2. DeepSeek Remains the Price/Performance King
At just $0.27 per 1M input tokens, DeepSeek V3 costs less than 10% of Claude Sonnet and GPT-4o while often matching their performance on coding and translation tasks.
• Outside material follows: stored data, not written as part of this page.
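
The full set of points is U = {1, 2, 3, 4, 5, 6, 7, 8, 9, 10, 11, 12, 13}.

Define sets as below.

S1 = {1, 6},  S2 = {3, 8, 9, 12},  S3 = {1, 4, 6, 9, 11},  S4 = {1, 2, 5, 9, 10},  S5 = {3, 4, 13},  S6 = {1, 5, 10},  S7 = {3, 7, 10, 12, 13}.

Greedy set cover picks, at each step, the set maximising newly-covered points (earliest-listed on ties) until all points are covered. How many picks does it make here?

Greedy: pick S3 (covers 5 new) → pick S7 (covers 5 new) → pick S4 (covers 2 new) → pick S2 (covers 1 new). Total picks: 4.

4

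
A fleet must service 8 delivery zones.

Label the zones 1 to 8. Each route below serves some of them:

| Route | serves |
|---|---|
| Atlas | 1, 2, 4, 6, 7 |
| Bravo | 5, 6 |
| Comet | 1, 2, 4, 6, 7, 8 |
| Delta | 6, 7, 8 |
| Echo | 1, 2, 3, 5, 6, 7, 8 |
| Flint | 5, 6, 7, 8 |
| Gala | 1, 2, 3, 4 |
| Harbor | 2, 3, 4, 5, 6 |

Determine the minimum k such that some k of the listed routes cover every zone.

Take {Comet, Echo}. Their union is {1, 2, 3, 4, 5, 6, 7, 8}, which is all 8 zones.
No single route has all 8 zones (the largest, Echo, has 7), so 2 is optimal.

2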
3. Context Windows Determine RAG Costs
Filling Gemini 1.5 Pro's 2M context window costs exactly $2.50 per request. While powerful, doing this across 1,000 queries heavily outweighs the cost of setting up a proper vector database for RAG.